Interactive sweet stations let guests customize their desserts with various toppings.
Ice-cream stands work especially well if there are children among the guests or it's a summer event. They can include sorbet, which is good for anyone who is lactose intolerant, a yogurt-based choice and a gelato. For toppings, the options are endless: fresh fruit, chopped macaroons, toffee, cookies or fudge and flavourings such as vanilla, chocolate and dulce de leche.
Brans likes to do chocolate-covered sponge toffee stands so people can watch the sweet confection being made.

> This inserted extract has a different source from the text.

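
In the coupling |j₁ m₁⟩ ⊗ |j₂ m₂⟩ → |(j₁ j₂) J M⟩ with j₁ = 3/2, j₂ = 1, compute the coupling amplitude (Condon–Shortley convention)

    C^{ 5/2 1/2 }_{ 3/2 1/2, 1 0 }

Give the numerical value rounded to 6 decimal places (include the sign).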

Again, guests can customize it with toppings and break off as much as they want to eat.
Couples don't want guests to leave the party hungry.
"Late-night snacks are very much here to stay. People still like them, they still want them, the only thing is not in a station format," says Brans. "They don't want to take people away from dancing and having fun. They like them more passed, almost in a take-away manner, so your little burger may be wrapped. You're getting a lot of street food, which is fun, and I think it's appropriate for a late-night snack."
Choices can include spicy noodles served in a little take-away box or a burger where the bun is made of udon noodles that have been pan-fried and served with wasabi mayonnaise or kimchee.
Scones range from savoury to sweet: a bacon sandwich with maple mayonnaise, or spread with lox or clotted cream with strawberries or raspberry jam.
"People like those because they're small. They don't feel it's yeasty or too heavy. It's small, a couple of bites."
And instead of a traditional tiered wedding cake, Brans says couples are requesting a tower of truffles that can be served at a tea stand or a chocolate station.